Rabu, 01 April 2026 Reporter: Folmer Editor: Budhy Tristanto 417
(Foto: Folmer)
Jajaran Suku Dinas Pendidikan Jakarta Pusat diminta untuk memperkuat pendidikan karakter sejak dini, dengan menanamkan nilai empati, toleransi dan saling menghargai.
Hal ini diutarakan Wali Kota Jakarta Pusat, Arifin, saat Halal Bihalal dan bersilaturahmi dengan ratusan guru di wilayah Suku Dinas Pendidikan II Jakpus, Rabu (1/4).
"Pendidikan merupakan pondasi bagi masa depan,"
Ditegaskan Arifin, pendidikan bukan hanya soal transfer ilmu, tetapi juga pembentukan karakter, akhlak dan budaya saling menghargai.
"Pendidikan merupakan pondasi bagi masa depan," tegas Arifin.
Arifin mengungkapkan, ada beberapa tantangan dihadapi dunia pendidikan saat ini.
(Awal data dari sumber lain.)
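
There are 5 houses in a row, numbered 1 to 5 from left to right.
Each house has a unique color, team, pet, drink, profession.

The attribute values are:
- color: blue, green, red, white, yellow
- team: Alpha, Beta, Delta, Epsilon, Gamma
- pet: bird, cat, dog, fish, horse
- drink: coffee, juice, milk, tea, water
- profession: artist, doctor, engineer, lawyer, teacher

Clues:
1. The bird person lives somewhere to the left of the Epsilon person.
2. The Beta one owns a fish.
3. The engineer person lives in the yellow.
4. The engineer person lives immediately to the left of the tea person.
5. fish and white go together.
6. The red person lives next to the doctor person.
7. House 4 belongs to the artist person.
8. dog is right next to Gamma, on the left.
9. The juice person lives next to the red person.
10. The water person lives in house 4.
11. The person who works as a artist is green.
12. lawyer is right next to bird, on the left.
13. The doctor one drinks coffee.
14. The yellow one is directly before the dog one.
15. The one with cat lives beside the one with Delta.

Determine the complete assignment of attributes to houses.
Solution:

House | Color | Team | Pet | Drink | Profession
-----------------------------------------------
  1   | yellow | Alpha | cat | juice | engineer
  2   | red | Delta | dog | tea | lawyer
  3   | blue | Gamma | bird | coffee | doctor
  4   | green | Epsilon | horse | water | artist
  5   | white | Beta | fish | milk | teacher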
Di antaranya transformasi digital, kesenjangan akses, peningkatan kualitas guru dan kurikulum, serta bullying dan tawuran pelajar .
"Masalah bullying dan tawuran tidak sekadar merusak masa depan anak anak, tetapi juga mencederai nilai luhur pendidikan," ucap Arifin.
Pemkot Jakpus, lanjut Arifin, akan terus mendukung program pencegahan bullying dan tawuran melalui pembinaan, sosialisasi serta penguatan kegiatan positif bagi pelajar.
"Jajaran Sudin Pendidikan harus satukan tekad untuk menjadikan Jakarta Pusat sebagai kota unggul dalam pendidikan, berkarakter dan berdaya saing global sekaligus bebas dari bullying dan tawuran," tandasnya.